In "Electric-Magnetic Duality and The Geometric Langlands Program", Sections 9 and 10, Kapustin and Witten describe certain convolution varieties in the affine Grassmannian (and more generally, in the Beilinson-Drinfeld) as moduli spaces of solutions to "the Bogomolny equations with 't Hooft operators added." While I can roughly make sense of what they are doing, it is not such easy reading for a mathematician, and of course, the proofs are pretty loose in nature. My (admittedly very vague) question is

Have any mathematicians followed up on this description i.e. written things in more mathematical language and done the proofs rigorously, or used it to understand the affine Grassmannian better?

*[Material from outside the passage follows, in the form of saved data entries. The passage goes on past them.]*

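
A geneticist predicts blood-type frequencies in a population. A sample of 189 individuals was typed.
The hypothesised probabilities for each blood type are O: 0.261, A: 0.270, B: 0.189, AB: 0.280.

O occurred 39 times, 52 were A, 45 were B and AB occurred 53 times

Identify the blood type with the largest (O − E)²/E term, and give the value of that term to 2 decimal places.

Expected counts E_i = n·p_i: 189×0.261 = 49.329, 189×0.270 = 51.03, 189×0.189 = 35.721, 189×0.280 = 52.92.
cat         O        E   (O−E)²/E
O          39   49.329      2.163
A          52    51.03      0.018
B          45   35.721      2.410
AB         53    52.92      0.000
The largest term is for B: 2.41.

B, 2.41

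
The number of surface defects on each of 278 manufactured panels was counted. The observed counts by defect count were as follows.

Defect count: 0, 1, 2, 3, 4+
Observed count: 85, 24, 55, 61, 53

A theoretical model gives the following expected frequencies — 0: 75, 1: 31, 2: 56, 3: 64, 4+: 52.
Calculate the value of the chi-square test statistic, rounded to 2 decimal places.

χ² = (85−75)²/75 + (24−31)²/31 + (55−56)²/56 + (61−64)²/64 + (53−52)²/52
   = 1.333 + 1.581 + 0.018 + 0.141 + 0.019
Sum = 3.09

3.09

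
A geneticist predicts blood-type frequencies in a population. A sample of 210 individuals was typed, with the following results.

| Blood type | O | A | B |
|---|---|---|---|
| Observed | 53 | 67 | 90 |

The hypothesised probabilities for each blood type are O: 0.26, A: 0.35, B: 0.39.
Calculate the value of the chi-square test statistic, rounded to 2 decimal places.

Expected counts E_i = n·p_i: 210×0.26 = 54.6, 210×0.35 = 73.5, 210×0.39 = 81.9.
χ² = (53−54.6)²/54.6 + (67−73.5)²/73.5 + (90−81.9)²/81.9
   = 0.047 + 0.575 + 0.801
Sum = 1.42

1.42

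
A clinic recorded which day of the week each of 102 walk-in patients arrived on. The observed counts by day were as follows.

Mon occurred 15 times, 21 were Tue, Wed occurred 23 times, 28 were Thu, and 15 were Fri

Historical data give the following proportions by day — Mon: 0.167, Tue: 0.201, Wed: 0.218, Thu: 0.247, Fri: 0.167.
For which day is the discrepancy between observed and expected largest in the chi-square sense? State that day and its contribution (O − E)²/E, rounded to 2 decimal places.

Thu, 0.31

Expected counts E_i = n·p_i: 102×0.167 = 17.034, 102×0.201 = 20.502, 102×0.218 = 22.236, 102×0.247 = 25.194, 102×0.167 = 17.034.
Mon: (15 − 17.034)²/17.034 = 4.137156/17.034 = 0.243
Tue: (21 − 20.502)²/20.502 = 0.248004/20.502 = 0.012
Wed: (23 − 22.236)²/22.236 = 0.583696/22.236 = 0.026
Thu: (28 − 25.194)²/25.194 = 7.873636/25.194 = 0.313
Fri: (15 − 17.034)²/17.034 = 4.137156/17.034 = 0.243
The largest term is for Thu: 0.31.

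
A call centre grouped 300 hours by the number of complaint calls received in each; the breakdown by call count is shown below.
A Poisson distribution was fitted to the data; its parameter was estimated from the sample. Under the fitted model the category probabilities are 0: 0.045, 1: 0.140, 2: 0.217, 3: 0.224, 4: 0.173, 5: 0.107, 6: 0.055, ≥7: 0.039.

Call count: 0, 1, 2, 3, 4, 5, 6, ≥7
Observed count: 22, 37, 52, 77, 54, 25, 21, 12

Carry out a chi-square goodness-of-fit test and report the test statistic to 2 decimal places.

12.90

Expected counts E_i = n·p_i: 300×0.045 = 13.5, 300×0.140 = 42, 300×0.217 = 65.1, 300×0.224 = 67.2, 300×0.173 = 51.9, 300×0.107 = 32.1, 300×0.055 = 16.5, 300×0.039 = 11.7.
0: (22 − 13.5)²/13.5 = 72.25/13.5 = 5.352
1: (37 − 42)²/42 = 25/42 = 0.595
2: (52 − 65.1)²/65.1 = 171.61/65.1 = 2.636
3: (77 − 67.2)²/67.2 = 96.04/67.2 = 1.429
4: (54 − 51.9)²/51.9 = 4.41/51.9 = 0.085
5: (25 − 32.1)²/32.1 = 50.41/32.1 = 1.570
6: (21 − 16.5)²/16.5 = 20.25/16.5 = 1.227
≥7: (12 − 11.7)²/11.7 = 0.09/11.7 = 0.008
Sum = 12.90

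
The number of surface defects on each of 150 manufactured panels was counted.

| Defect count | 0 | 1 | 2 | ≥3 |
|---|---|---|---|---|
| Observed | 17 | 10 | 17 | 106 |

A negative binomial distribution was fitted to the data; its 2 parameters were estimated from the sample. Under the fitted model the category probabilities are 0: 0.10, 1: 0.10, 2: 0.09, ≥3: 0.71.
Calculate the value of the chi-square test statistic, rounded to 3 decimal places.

2.843

Expected counts E_i = n·p_i: 150×0.10 = 15, 150×0.10 = 15, 150×0.09 = 13.5, 150×0.71 = 106.5.
cat         O        E   (O−E)²/E
0          17       15     0.2667
1          10       15     1.6667
2          17     13.5     0.9074
≥3        106    106.5     0.0023
Sum = 2.843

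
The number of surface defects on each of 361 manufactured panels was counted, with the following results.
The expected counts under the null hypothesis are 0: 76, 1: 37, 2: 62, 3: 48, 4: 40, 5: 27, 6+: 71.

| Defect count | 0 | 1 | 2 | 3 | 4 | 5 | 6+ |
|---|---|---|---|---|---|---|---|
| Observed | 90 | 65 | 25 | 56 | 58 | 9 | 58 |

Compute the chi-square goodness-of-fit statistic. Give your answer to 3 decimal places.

χ² = (90−76)²/76 + (65−37)²/37 + (25−62)²/62 + (56−48)²/48 + (58−40)²/40 + (9−27)²/27 + (58−71)²/71
   = 2.5789 + 21.1892 + 22.0806 + 1.3333 + 8.1000 + 12.0000 + 2.3803
Sum = 69.662

69.662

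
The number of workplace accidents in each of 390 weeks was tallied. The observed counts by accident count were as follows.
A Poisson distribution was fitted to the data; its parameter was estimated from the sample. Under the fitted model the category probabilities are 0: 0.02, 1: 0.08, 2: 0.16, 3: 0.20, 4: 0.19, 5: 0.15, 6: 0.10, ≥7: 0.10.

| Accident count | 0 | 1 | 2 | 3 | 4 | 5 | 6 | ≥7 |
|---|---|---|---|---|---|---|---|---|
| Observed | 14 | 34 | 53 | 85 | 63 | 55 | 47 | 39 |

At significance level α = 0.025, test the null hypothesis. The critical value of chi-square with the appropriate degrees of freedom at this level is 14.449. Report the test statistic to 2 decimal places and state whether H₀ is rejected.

Expected counts E_i = n·p_i: 390×0.02 = 7.8, 390×0.08 = 31.2, 390×0.16 = 62.4, 390×0.20 = 78, 390×0.19 = 74.1, 390×0.15 = 58.5, 390×0.10 = 39, 390×0.10 = 39.
χ² = (14−7.8)²/7.8 + (34−31.2)²/31.2 + (53−62.4)²/62.4 + (85−78)²/78 + (63−74.1)²/74.1 + (55−58.5)²/58.5 + (47−39)²/39 + (39−39)²/39
   = 4.928 + 0.251 + 1.416 + 0.628 + 1.663 + 0.209 + 1.641 + 0.000
Sum = 10.74
df = 6. Since 10.74 < 14.449, we do not reject H₀.

10.74; do not reject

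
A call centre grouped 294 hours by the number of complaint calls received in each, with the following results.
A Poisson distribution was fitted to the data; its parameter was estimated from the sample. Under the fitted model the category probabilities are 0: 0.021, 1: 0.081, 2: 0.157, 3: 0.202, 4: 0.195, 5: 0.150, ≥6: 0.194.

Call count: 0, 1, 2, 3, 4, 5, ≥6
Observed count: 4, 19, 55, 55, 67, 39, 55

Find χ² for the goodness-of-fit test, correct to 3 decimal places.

6.050

Expected counts E_i = n·p_i: 294×0.021 = 6.174, 294×0.081 = 23.814, 294×0.157 = 46.158, 294×0.202 = 59.388, 294×0.195 = 57.33, 294×0.150 = 44.1, 294×0.194 = 57.036.
0: (4 − 6.174)²/6.174 = 4.726276/6.174 = 0.7655
1: (19 − 23.814)²/23.814 = 23.174596/23.814 = 0.9732
2: (55 − 46.158)²/46.158 = 78.180964/46.158 = 1.6938
3: (55 − 59.388)²/59.388 = 19.254544/59.388 = 0.3242
4: (67 − 57.33)²/57.33 = 93.5089/57.33 = 1.6311
5: (39 − 44.1)²/44.1 = 26.01/44.1 = 0.5898
≥6: (55 − 57.036)²/57.036 = 4.145296/57.036 = 0.0727
Sum = 6.050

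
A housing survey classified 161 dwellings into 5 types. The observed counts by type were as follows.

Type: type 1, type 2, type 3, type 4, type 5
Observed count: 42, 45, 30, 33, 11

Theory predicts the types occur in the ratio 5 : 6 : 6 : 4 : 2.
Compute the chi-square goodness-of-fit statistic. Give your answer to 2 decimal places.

6.58

Ratio total = 23. Expected counts: 161×5/23 = 35, 161×6/23 = 42, 161×6/23 = 42, 161×4/23 = 28, 161×2/23 = 14.
χ² = (42−35)²/35 + (45−42)²/42 + (30−42)²/42 + (33−28)²/28 + (11−14)²/14
   = 1.400 + 0.214 + 3.429 + 0.893 + 0.643
Sum = 6.58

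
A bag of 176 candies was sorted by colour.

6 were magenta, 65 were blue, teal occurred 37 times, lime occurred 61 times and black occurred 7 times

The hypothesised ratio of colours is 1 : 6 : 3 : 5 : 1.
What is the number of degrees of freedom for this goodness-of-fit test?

There are k = 5 categories and no parameters were estimated from the data, so df = 5 − 1 = 4.

4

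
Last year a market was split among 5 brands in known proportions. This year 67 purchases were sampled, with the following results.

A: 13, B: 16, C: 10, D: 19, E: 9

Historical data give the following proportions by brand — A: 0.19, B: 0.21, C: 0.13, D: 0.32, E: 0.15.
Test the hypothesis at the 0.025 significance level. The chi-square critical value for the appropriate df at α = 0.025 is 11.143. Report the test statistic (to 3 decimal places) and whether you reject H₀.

0.849; do not reject

Expected counts E_i = n·p_i: 67×0.19 = 12.73, 67×0.21 = 14.07, 67×0.13 = 8.71, 67×0.32 = 21.44, 67×0.15 = 10.05.
cat         O        E   (O−E)²/E
A          13    12.73     0.0057
B          16    14.07     0.2647
C          10     8.71     0.1911
D          19    21.44     0.2777
E           9    10.05     0.1097
Sum = 0.849
df = 4. Since 0.849 < 11.143, we do not reject H₀.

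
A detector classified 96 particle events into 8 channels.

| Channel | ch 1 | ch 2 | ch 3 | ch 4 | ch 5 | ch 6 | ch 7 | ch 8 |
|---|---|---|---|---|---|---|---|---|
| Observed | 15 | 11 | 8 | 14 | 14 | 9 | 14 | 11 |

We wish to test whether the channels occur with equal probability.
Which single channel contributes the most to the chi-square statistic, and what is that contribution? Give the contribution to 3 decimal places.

ch 3, 1.333

Under H₀ each category has probability 1/8, so each expected count is 96/8 = 12.
χ² = (15−12)²/12 + (11−12)²/12 + (8−12)²/12 + (14−12)²/12 + (14−12)²/12 + (9−12)²/12 + (14−12)²/12 + (11−12)²/12
   = 0.7500 + 0.0833 + 1.3333 + 0.3333 + 0.3333 + 0.7500 + 0.3333 + 0.0833
The largest term is for ch 3: 1.333.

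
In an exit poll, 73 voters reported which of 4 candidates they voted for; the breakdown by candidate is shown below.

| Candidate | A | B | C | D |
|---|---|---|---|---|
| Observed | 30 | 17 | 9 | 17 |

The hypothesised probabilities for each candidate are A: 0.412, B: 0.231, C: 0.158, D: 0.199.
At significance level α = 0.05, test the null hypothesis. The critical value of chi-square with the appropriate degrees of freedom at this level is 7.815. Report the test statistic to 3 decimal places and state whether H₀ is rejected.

0.979; do not reject

Expected counts E_i = n·p_i: 73×0.412 = 30.076, 73×0.231 = 16.863, 73×0.158 = 11.534, 73×0.199 = 14.527.
cat         O        E   (O−E)²/E
A          30   30.076     0.0002
B          17   16.863     0.0011
C           9   11.534     0.5567
D          17   14.527     0.4210
Sum = 0.979
df = 3. Since 0.979 < 7.815, we do not reject H₀.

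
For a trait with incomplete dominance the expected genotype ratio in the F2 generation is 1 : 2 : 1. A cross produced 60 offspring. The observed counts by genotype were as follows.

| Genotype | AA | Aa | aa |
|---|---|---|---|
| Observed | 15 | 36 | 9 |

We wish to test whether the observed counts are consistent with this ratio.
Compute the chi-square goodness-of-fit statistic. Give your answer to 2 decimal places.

Ratio total = 4. Expected counts: 60×1/4 = 15, 60×2/4 = 30, 60×1/4 = 15.
cat         O        E   (O−E)²/E
AA         15       15      0.000
Aa         36       30      1.200
aa          9       15      2.400
Sum = 3.60

3.60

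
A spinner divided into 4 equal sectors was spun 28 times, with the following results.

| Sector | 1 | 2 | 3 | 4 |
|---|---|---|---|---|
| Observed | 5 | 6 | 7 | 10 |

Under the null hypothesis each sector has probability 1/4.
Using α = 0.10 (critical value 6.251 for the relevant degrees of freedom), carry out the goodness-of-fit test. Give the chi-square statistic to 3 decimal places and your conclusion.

2.000; do not reject

Expected count for each of the 4 categories: 28/4 = 7.
χ² = (5−7)²/7 + (6−7)²/7 + (7−7)²/7 + (10−7)²/7
   = 0.5714 + 0.1429 + 0.0000 + 1.2857
Sum = 2.000
df = 3. Since 2.000 < 6.251, we do not reject H₀.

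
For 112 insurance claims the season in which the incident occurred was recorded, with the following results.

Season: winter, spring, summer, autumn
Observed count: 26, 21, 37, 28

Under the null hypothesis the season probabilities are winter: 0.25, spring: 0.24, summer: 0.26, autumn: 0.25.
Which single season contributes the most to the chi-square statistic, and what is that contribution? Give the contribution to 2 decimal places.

Expected counts E_i = n·p_i: 112×0.25 = 28, 112×0.24 = 26.88, 112×0.26 = 29.12, 112×0.25 = 28.
χ² = (26−28)²/28 + (21−26.88)²/26.88 + (37−29.12)²/29.12 + (28−28)²/28
   = 0.143 + 1.286 + 2.132 + 0.000
The largest term is for summer: 2.13.

summer, 2.13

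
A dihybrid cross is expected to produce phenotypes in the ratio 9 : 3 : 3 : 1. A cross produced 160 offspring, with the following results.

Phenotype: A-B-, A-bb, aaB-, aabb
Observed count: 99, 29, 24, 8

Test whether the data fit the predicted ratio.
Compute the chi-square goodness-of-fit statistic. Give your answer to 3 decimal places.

2.533

Ratio total = 16. Expected counts: 160×9/16 = 90, 160×3/16 = 30, 160×3/16 = 30, 160×1/16 = 10.
cat         O        E   (O−E)²/E
A-B-       99       90     0.9000
A-bb       29       30     0.0333
aaB-       24       30     1.2000
aabb        8       10     0.4000
Sum = 2.533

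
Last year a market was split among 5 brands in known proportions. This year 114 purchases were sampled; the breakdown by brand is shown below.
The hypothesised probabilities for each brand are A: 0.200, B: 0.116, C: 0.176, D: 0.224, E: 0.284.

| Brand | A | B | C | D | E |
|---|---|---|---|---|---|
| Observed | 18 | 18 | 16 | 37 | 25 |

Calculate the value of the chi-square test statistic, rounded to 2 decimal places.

10.39

Expected counts E_i = n·p_i: 114×0.200 = 22.8, 114×0.116 = 13.224, 114×0.176 = 20.064, 114×0.224 = 25.536, 114×0.284 = 32.376.
cat         O        E   (O−E)²/E
A          18     22.8      1.011
B          18   13.224      1.725
C          16   20.064      0.823
D          37   25.536      5.147
E          25   32.376      1.680
Sum = 10.39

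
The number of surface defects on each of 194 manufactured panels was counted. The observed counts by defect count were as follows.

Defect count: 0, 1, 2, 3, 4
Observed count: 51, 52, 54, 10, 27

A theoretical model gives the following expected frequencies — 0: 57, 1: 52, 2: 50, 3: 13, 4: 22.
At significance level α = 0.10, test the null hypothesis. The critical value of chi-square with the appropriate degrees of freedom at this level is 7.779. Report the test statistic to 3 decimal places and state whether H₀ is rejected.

2.780; do not reject

0: (51 − 57)²/57 = 36/57 = 0.6316
1: (52 − 52)²/52 = 0/52 = 0.0000
2: (54 − 50)²/50 = 16/50 = 0.3200
3: (10 − 13)²/13 = 9/13 = 0.6923
4: (27 − 22)²/22 = 25/22 = 1.1364
Sum = 2.780
df = 4. Since 2.780 < 7.779, we do not reject H₀.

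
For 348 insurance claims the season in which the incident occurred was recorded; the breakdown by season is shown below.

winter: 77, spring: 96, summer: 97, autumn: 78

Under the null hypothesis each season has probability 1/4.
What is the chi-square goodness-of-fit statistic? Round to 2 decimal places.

4.16

Expected count for each of the 4 categories: 348/4 = 87.
χ² = (77−87)²/87 + (96−87)²/87 + (97−87)²/87 + (78−87)²/87
   = 1.149 + 0.931 + 1.149 + 0.931
Sum = 4.16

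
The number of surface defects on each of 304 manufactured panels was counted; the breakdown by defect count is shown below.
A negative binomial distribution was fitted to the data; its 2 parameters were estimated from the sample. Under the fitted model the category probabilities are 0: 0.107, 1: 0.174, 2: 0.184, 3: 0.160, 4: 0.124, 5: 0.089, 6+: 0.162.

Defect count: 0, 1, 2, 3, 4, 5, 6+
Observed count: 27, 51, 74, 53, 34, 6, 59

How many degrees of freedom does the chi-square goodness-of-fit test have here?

There are k = 7 categories and 2 parameters estimated from the data, so df = 7 − 1 − 2 = 4.

4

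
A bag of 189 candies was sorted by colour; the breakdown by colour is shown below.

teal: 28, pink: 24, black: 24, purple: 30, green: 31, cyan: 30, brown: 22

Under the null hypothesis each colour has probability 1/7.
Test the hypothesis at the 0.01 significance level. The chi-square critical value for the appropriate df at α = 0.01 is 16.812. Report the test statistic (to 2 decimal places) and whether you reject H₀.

Expected count for each of the 7 categories: 189/7 = 27.
χ² = (28−27)²/27 + (24−27)²/27 + (24−27)²/27 + (30−27)²/27 + (31−27)²/27 + (30−27)²/27 + (22−27)²/27
   = 0.037 + 0.333 + 0.333 + 0.333 + 0.593 + 0.333 + 0.926
Sum = 2.89
df = 6. Since 2.89 < 16.812, we do not reject H₀.

2.89; do not reject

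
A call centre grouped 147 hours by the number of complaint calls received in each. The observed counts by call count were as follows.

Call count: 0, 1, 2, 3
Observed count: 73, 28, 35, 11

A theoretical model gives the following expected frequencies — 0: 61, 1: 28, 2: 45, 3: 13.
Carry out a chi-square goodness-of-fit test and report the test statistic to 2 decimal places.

4.89

cat         O        E   (O−E)²/E
0          73       61      2.361
1          28       28      0.000
2          35       45      2.222
3          11       13      0.308
Sum = 4.89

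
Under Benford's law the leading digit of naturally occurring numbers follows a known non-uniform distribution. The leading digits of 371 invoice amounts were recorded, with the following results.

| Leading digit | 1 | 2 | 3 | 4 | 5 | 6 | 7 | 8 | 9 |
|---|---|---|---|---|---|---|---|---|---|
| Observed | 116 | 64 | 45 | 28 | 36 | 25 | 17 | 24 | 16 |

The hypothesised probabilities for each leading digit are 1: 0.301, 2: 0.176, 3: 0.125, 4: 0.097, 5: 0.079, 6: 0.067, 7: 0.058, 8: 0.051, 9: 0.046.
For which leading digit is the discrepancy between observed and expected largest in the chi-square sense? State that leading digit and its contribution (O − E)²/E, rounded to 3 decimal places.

Expected counts E_i = n·p_i: 371×0.301 = 111.671, 371×0.176 = 65.296, 371×0.125 = 46.375, 371×0.097 = 35.987, 371×0.079 = 29.309, 371×0.067 = 24.857, 371×0.058 = 21.518, 371×0.051 = 18.921, 371×0.046 = 17.066.
1: (116 − 111.671)²/111.671 = 18.740241/111.671 = 0.1678
2: (64 − 65.296)²/65.296 = 1.679616/65.296 = 0.0257
3: (45 − 46.375)²/46.375 = 1.890625/46.375 = 0.0408
4: (28 − 35.987)²/35.987 = 63.792169/35.987 = 1.7726
5: (36 − 29.309)²/29.309 = 44.769481/29.309 = 1.5275
6: (25 − 24.857)²/24.857 = 0.020449/24.857 = 0.0008
7: (17 − 21.518)²/21.518 = 20.412324/21.518 = 0.9486
8: (24 − 18.921)²/18.921 = 25.796241/18.921 = 1.3634
9: (16 − 17.066)²/17.066 = 1.136356/17.066 = 0.0666
The largest term is for 4: 1.773.

4, 1.773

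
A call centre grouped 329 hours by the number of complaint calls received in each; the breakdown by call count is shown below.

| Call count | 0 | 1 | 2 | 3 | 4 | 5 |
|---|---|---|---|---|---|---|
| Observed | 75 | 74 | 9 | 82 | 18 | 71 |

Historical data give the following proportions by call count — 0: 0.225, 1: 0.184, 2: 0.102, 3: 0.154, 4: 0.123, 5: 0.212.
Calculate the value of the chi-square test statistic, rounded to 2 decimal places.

52.85

Expected counts E_i = n·p_i: 329×0.225 = 74.025, 329×0.184 = 60.536, 329×0.102 = 33.558, 329×0.154 = 50.666, 329×0.123 = 40.467, 329×0.212 = 69.748.
cat         O        E   (O−E)²/E
0          75   74.025      0.013
1          74   60.536      2.995
2           9   33.558     17.972
3          82   50.666     19.378
4          18   40.467     12.474
5          71   69.748      0.022
Sum = 52.85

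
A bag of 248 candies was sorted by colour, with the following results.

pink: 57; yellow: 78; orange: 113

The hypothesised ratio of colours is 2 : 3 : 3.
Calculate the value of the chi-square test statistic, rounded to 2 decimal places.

7.12

Ratio total = 8. Expected counts: 248×2/8 = 62, 248×3/8 = 93, 248×3/8 = 93.
pink: (57 − 62)²/62 = 25/62 = 0.403
yellow: (78 − 93)²/93 = 225/93 = 2.419
orange: (113 − 93)²/93 = 400/93 = 4.301
Sum = 7.12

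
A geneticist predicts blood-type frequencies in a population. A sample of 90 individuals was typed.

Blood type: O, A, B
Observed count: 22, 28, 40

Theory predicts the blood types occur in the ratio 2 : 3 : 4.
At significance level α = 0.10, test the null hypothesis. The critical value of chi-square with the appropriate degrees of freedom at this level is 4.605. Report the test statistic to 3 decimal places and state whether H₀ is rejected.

0.333; do not reject

Ratio total = 9. Expected counts: 90×2/9 = 20, 90×3/9 = 30, 90×4/9 = 40.
O: (22 − 20)²/20 = 4/20 = 0.2000
A: (28 − 30)²/30 = 4/30 = 0.1333
B: (40 − 40)²/40 = 0/40 = 0.0000
Sum = 0.333
df = 2. Since 0.333 < 4.605, we do not reject H₀.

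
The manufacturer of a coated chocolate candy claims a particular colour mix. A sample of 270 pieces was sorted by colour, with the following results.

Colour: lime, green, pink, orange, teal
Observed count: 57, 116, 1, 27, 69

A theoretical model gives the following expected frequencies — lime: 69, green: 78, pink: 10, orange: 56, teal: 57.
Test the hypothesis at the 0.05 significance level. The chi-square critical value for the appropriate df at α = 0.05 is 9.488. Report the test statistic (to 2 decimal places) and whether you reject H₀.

46.24; reject

lime: (57 − 69)²/69 = 144/69 = 2.087
green: (116 − 78)²/78 = 1444/78 = 18.513
pink: (1 − 10)²/10 = 81/10 = 8.100
orange: (27 − 56)²/56 = 841/56 = 15.018
teal: (69 − 57)²/57 = 144/57 = 2.526
Sum = 46.24
df = 4. Since 46.24 > 9.488, we reject H₀.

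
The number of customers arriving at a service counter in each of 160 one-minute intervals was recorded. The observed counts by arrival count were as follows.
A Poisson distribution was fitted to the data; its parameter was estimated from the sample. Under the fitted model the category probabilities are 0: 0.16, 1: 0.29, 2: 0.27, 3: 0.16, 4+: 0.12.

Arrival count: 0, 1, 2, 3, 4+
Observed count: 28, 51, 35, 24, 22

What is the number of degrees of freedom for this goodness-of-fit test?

3

There are k = 5 categories and 1 parameter estimated from the data, so df = 5 − 1 − 1 = 3.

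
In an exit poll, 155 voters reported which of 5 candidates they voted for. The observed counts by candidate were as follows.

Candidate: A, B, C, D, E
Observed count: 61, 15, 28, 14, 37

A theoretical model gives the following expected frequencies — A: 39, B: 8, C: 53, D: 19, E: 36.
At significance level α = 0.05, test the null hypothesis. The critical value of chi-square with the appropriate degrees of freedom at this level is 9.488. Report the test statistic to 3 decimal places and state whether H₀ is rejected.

31.671; reject

cat         O        E   (O−E)²/E
A          61       39    12.4103
B          15        8     6.1250
C          28       53    11.7925
D          14       19     1.3158
E          37       36     0.0278
Sum = 31.671
df = 4. Since 31.671 > 9.488, we reject H₀.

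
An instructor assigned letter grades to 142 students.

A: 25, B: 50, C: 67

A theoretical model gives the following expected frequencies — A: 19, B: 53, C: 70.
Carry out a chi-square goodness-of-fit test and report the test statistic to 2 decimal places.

A: (25 − 19)²/19 = 36/19 = 1.895
B: (50 − 53)²/53 = 9/53 = 0.170
C: (67 − 70)²/70 = 9/70 = 0.129
Sum = 2.19

2.19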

  • $\begingroup$ The paper definitely looks intimidating to me, as does the Math Reviews description by Siye Wu: MR2306566 (2008g:14018) Kapustin, Anton (1-CAIT-P); Witten, Edward (1-IASP-NS). Electric-magnetic duality and the geometric Langlands program. Commun. Number Theory Phys. 1 (2007), no. 1, 1–236. Have you followed up the dozens of citations listed in MathSciNet? (One is of course your own joint paper.) $\endgroup$ – Jim Humphreys May 6 '11 at 21:50
  • $\begingroup$ The short answer is that I have looked at them, and none look promising. There's a problem with long papers like this: the point I'm asking about is a relatively minor part of a huge and influential paper, so the set of papers citing it has a high noise-to-signal ratio. $\endgroup$ – Ben Webster May 6 '11 at 23:48
  • $\begingroup$ Incidentally, Google Scholar finds 250 citations, so there really are a somewhat overwhelming number to sort through. $\endgroup$ – Ben Webster May 6 '11 at 23:49

Well, I think that there is no problem making that part of the paper rigorous (basically it is rigorous, modulo some well known results about moduli spaces of monopoles). In terms of how useful it is, the only thing that comes to my mind is this: it is a theorem of Jacob Lurie that the derived Satake category is an $E_3$-category, which means that you can make it live over the configuration space of points in a 3-dimensional space (informally $E_2$ is very close to just being symmetric monoidal and $E_3$ is some sort of higher commutativity; you can show that $E_3$ is the best thing you can hope for as the derived Satake category is not $E_4$ even for a torus). Now Lurie's argument is rather abstract, whereas probably you can give a purely geometric proof of this result using Witten-Kapustin construction (since they define some space over the configuration space of points in $\Sigma\times {\mathbb R}$ ($\Sigma$ is a Riemann surface) which simultaneously takes care of the "convolution" and "fusion" in the affine Grassmannian). This is not done anywhere but this is a well defined mathematical problem (define an $E_3$-structure on the derived Satake category using Witten-Kapustin space and show that it is equivalent to Lurie's).

  • $\begingroup$ Does this theorem of Lurie on the derived Satake category have a reference? $\endgroup$ – Peter McNamara May 12 '11 at 5:10
  • $\begingroup$ I am not sure - probably not at the moment. $\endgroup$ – Alexander Braverman May 12 '11 at 5:29
  • $\begingroup$ I think you mean that $E_2$ is close to being braided. $\endgroup$ – S. Carnahan Jun 10 '11 at 4:48

As far as I know the only paper which gives a mathematical version of those ideas is the following work of Benoit Charbonneau and Jacques Hurtubise.


It doesn't quite use the language of the affine Grassmannian, but otherwise I think that it does what you want.

As far as understanding the affine Grassmannian better, the one application I know (which I already told you about) is to produce the symplectic structures on those slices that you (and Sasha, and I) like so much.